Hamilton has projected an increase in taxes of 1.8 percent over five years as a result of capital expenses. In submitting a capital budget recommendation last year, Hamilton projected a 1.3 percent increase over five years.

“There is nothing on the horizon to suggest that other expenses will be going down to offset increases in debt service; indeed, all indications are that costs such as charter-mandated pension contributions, health insurance costs and various other expense drivers will compound future expenditure growth,” Hamilton wrote in the letter, attached below.

Common Council Finance Committee Chairman Bruce Kimmel (D-At Large) said Wednesday that the BOE’s capital request is likely to be funded.

“These are one-shot expenses and the interest rates are low, so hopefully we can figure out a way to fund it,” he said.

Hamilton’s recommendation includes $2.4 million for Common Core State Standards. Common Core would be bonded over five years instead of the customary 15- to 20-year period. Last year, Hamilton had projected spending $1.4 million this year on Common Core. The BOE had requested a total of $4,164,200 over the two years going into the 2013-14 budget. With this year’s recommendation, the BOE two-year approval for Common Core implementation would total $4,458,200, about $300,000 more than originally requested. The original two-year request was made before Superintendent Manny Rivera was hired.

Officials said at Wednesday’s combined Common Council Finance Committee/ Board of Education meeting that the school safety expenditure could have been avoided, but Norwalk missed the opportunity to qualify for grants to cover the expenses. Norwalk got $40,000 in grant money for school safety when it was possible to get much more, Rivera said. The grant money was based on a percentage of what had been budgeted for school security.

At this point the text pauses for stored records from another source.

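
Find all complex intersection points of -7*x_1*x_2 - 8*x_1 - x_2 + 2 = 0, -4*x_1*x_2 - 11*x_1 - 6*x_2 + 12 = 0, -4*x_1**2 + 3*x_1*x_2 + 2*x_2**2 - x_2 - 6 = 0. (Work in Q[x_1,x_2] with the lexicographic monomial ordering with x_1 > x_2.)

{(0, 2)}

Compute a lex Gröbner basis by Buchberger's algorithm.
f_1 = -7*x_1*x_2 - 8*x_1 - x_2 + 2, LT = x_1*x_2.
f_2 = -4*x_1*x_2 - 11*x_1 - 6*x_2 + 12, LT = x_1*x_2.
f_3 = -4*x_1**2 + 3*x_1*x_2 + 2*x_2**2 - x_2 - 6, LT = x_1**2.

S(f_1,f_2): lcm = x_1*x_2. S = -45/28*x_1 - 19/14*x_2 + 19/7.
  reduce S modulo (f_1, f_2, f_3):
  remainder -45/28*x_1 - 19/14*x_2 + 19/7 ≠ 0; add h_4 = -45/28*x_1 - 19/14*x_2 + 19/7 to the basis.

S(f_1,f_3): lcm = x_1**2*x_2. S = 8/7*x_1**2 + 3/4*x_1*x_2**2 + 1/7*x_1*x_2 - 2/7*x_1 + 1/2*x_2**3 - 1/4*x_2**2 - 3/2*x_2.
  reduce S modulo (f_1, f_2, f_3, h_4):
  remainder 1/2*x_2**3 + 3/14*x_2**2 - 382/315*x_2 - 766/315 ≠ 0; add h_5 = 1/2*x_2**3 + 3/14*x_2**2 - 382/315*x_2 - 766/315 to the basis.

S(f_2,f_3): lcm = x_1**2*x_2. S = 11/4*x_1**2 + 3/4*x_1*x_2**2 + 3/2*x_1*x_2 - 3*x_1 + 1/2*x_2**3 - 1/4*x_2**2 - 3/2*x_2.
  reduce S modulo (f_1, f_2, f_3, h_4, h_5):
  remainder 45/56*x_2**2 + 1439/360*x_2 - 14123/1260 ≠ 0; add h_6 = 45/56*x_2**2 + 1439/360*x_2 - 14123/1260 to the basis.

S(f_1,h_4): lcm = x_1*x_2. S = 8/7*x_1 - 38/45*x_2**2 + 577/315*x_2 - 2/7.
  reduce S modulo (f_1, f_2, f_3, h_4, h_5, h_6):
  remainder 461749/91125*x_2 - 923498/91125 ≠ 0; add h_7 = 461749/91125*x_2 - 923498/91125 to the basis.

The other S-polynomials (S(f_2,h_4), S(f_3,h_4), S(f_1,h_5), S(f_2,h_5), S(f_3,h_5), S(h_4,h_5), S(f_1,h_6), S(f_2,h_6), S(f_3,h_6), S(h_4,h_6), S(h_5,h_6), S(f_1,h_7), S(f_2,h_7), S(f_3,h_7), S(h_4,h_7), S(h_5,h_7), S(h_6,h_7)) all reduce to 0 modulo the current basis, so we have a Gröbner basis.
Inter-reduce: drop elements whose leading term is divisible by another's, tail-reduce, and make monic.
Reduced Gröbner basis: {x_1, x_2 - 2}.

The lex basis is triangular: the last element involves only x_2. Solving x_2 - 2 = 0 gives x_2 ∈ {2}; substituting each value into the earlier elements determines the remaining variables.
  x_2 = 2: the earlier basis element becomes x_1 = 0, giving x_1 = 0 — point (0, 2).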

“Had we budgeted this amount a year ago, or half that, our grant would have been significantly higher,” Superintendent Manny Rivera said.

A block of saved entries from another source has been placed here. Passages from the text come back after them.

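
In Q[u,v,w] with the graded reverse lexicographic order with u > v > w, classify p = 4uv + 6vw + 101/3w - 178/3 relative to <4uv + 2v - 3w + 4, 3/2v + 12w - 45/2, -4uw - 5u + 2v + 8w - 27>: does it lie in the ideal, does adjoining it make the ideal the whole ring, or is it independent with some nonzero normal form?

4uv + 6vw + 101/3w - 178/3 lies in I (it reduces to 0).

First compute the reduced Gröbner basis of I by Buchberger's algorithm.
f_1 = 4uv + 2v - 3w + 4, LT = uv.
f_2 = 3/2v + 12w - 45/2, LT = v.
f_3 = -4uw - 5u + 2v + 8w - 27, LT = uw.

S(f_1,f_2): lcm = uv. S = -8uw + 15u + 1/2v - 3/4w + 1.
  leading term uw: subtract (2)·f_3 from -8uw + 15u + 1/2v - 3/4w + 1 → 25u - 7/2v - 67/4w + 55
  leading term u: no divisor's leading term divides it; move 25u to the remainder.
  leading term v: subtract (-7/3)·f_2 from -7/2v - 67/4w + 55 → 45/4w + 5/2
  leading term w: no divisor's leading term divides it; move 45/4w to the remainder.
  leading term 1: no divisor's leading term divides it; move 5/2 to the remainder.
  remainder 25u + 45/4w + 5/2 ≠ 0; add h_4 = 25u + 45/4w + 5/2 to the basis.

S(f_1,f_3): lcm = uvw. S = -5/4uv + 1/2v^2 + 5/2vw - 3/4w^2 - 27/4v + w.
  leading term uv: subtract (-5/16)·f_1 from -5/4uv + 1/2v^2 + 5/2vw - 3/4w^2 - 27/4v + w → 1/2v^2 + 5/2vw - 3/4w^2 - 49/8v + 1/16w + 5/4
  leading term v^2: subtract (1/3v)·f_2 from 1/2v^2 + 5/2vw - 3/4w^2 - 49/8v + 1/16w + 5/4 → -3/2vw - 3/4w^2 + 11/8v + 1/16w + 5/4
  leading term vw: subtract (-w)·f_2 from -3/2vw - 3/4w^2 + 11/8v + 1/16w + 5/4 → 45/4w^2 + 11/8v - 359/16w + 5/4
  leading term w^2: no divisor's leading term divides it; move 45/4w^2 to the remainder.
  leading term v: subtract (11/12)·f_2 from 11/8v - 359/16w + 5/4 → -535/16w + 175/8
  leading term w: no divisor's leading term divides it; move -535/16w to the remainder.
  leading term 1: no divisor's leading term divides it; move 175/8 to the remainder.
  remainder 45/4w^2 - 535/16w + 175/8 ≠ 0; add h_5 = 45/4w^2 - 535/16w + 175/8 to the basis.

S(f_2,f_3): leading monomials are coprime, so the S-polynomial reduces to 0 (Buchberger's first criterion).
S(f_1,h_4): lcm = uv. S = -9/20vw + 2/5v - 3/4w + 1.
  leading term vw: subtract (-3/10w)·f_2 from -9/20vw + 2/5v - 3/4w + 1 → 18/5w^2 + 2/5v - 15/2w + 1
  leading term w^2: subtract (8/25)·h_5 from 18/5w^2 + 2/5v - 15/2w + 1 → 2/5v + 16/5w - 6
  leading term v: subtract (4/15)·f_2 from 2/5v + 16/5w - 6 → 0
  remainder 0.

S(f_2,h_4): leading monomials are coprime, so the S-polynomial reduces to 0 (Buchberger's first criterion).
S(f_3,h_4): lcm = uw. S = -9/20w^2 + 5/4u - 1/2v - 21/10w + 27/4.
  leading term w^2: subtract (-1/25)·h_5 from -9/20w^2 + 5/4u - 1/2v - 21/10w + 27/4 → 5/4u - 1/2v - 55/16w + 61/8
  leading term u: subtract (1/20)·h_4 from 5/4u - 1/2v - 55/16w + 61/8 → -1/2v - 4w + 15/2
  leading term v: subtract (-1/3)·f_2 from -1/2v - 4w + 15/2 → 0
  remainder 0.

S(f_1,h_5): leading monomials are coprime, so the S-polynomial reduces to 0 (Buchberger's first criterion).
S(f_2,h_5): leading monomials are coprime, so the S-polynomial reduces to 0 (Buchberger's first criterion).
S(f_3,h_5): lcm = uw^2. S = 38/9uw - 1/2vw - 2w^2 - 35/18u + 27/4w.
  leading term uw: subtract (-19/18)·f_3 from 38/9uw - 1/2vw - 2w^2 - 35/18u + 27/4w → -1/2vw - 2w^2 - 65/9u + 19/9v + 547/36w - 57/2
  leading term vw: subtract (-1/3w)·f_2 from -1/2vw - 2w^2 - 65/9u + 19/9v + 547/36w - 57/2 → 2w^2 - 65/9u + 19/9v + 277/36w - 57/2
  leading term w^2: subtract (8/45)·h_5 from 2w^2 - 65/9u + 19/9v + 277/36w - 57/2 → -65/9u + 19/9v + 491/36w - 583/18
  leading term u: subtract (-13/45)·h_4 from -65/9u + 19/9v + 491/36w - 583/18 → 19/9v + 152/9w - 95/3
  leading term v: subtract (38/27)·f_2 from 19/9v + 152/9w - 95/3 → 0
  remainder 0.

S(h_4,h_5): leading monomials are coprime, so the S-polynomial reduces to 0 (Buchberger's first criterion).
Every S-polynomial of the final basis reduces to 0, so we have a Gröbner basis.
Inter-reduce: drop elements whose leading term is divisible by another's, tail-reduce, and make monic.
Reduced Gröbner basis: {w^2 - 107/36w + 35/18, u + 9/20w + 1/10, v + 8w - 15}.
Label its elements g_1 = w^2 - 107/36w + 35/18, g_2 = u + 9/20w + 1/10, g_3 = v + 8w - 15.

Reduce p = 4uv + 6vw + 101/3w - 178/3 modulo G:
  leading term uv: subtract (4v)·g_2 from 4uv + 6vw + 101/3w - 178/3 → 21/5vw - 2/5v + 101/3w - 178/3
  leading term vw: subtract (21/5w)·g_3 from 21/5vw - 2/5v + 101/3w - 178/3 → -168/5w^2 - 2/5v + 290/3w - 178/3
  leading term w^2: subtract (-168/5)·g_1 from -168/5w^2 - 2/5v + 290/3w - 178/3 → -2/5v - 16/5w + 6
  leading term v: subtract (-2/5)·g_3 from -2/5v - 16/5w + 6 → 0
  normal form = 0.
Since the normal form is 0, p ∈ I.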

The capital budget request for the Rowayton Elementary School construction project has jumped by $400,000. That is because a state audit of another construction project has not gone the way Norwalk had hoped.

“The anticipation was that Norwalk was going to be getting up to $400,000 back from the state in reimbursements on the Norwalk High School project. … That turned out not to be an accurate expectation,” Hamilton said. “At this point, we have a couple of issues to potentially contest with the state, but the bottom line is for planning purposes we shouldn’t assume that we’re going to get anything back.”

Mayor Harry Rilling praised the BOE and Rivera for coming to the table with what he portrayed as a realistic budget.

“I want to applaud the Board of Ed working with Dr. Rivera to put together what I believe to be a very reasonable request for this year, something that I believe has not happened to this degree in the past,” Rilling said. “I think they worked very hard.”

Public Works is recommended to receive $8,798,000 in Hamilton’s 2014-15 capital budget plan. Last year’s Finance Department projection called for $10,128,000. The department would get $5 million for paving.

“Not every department is going to be 100 percent happy, but certainly I think the most important priorities are going to be included in the recommendation that comes out,” Hamilton said Wednesday.

“While I have not had an opportunity to go through the details of Mr. Hamilton’s recommendation, I am pleased that the BOE is receiving the funds necessary to implement common core and to enhance school safety,” Kimmel said in a Saturday email. “Also, I applaud his recommendation to continue our yearly road paving program to the tune of $5.2 million and to recommend an additional $500,000 for sidewalk repair. I look forward to going through his entire recommendation.”

There is a A Planning Commission public hearing on the capital budget at 7 p.m. scheduled for Wednesday has been postponed. Until 7 p.m. Wednesday, Feb. 12, in the Common Council Chambers.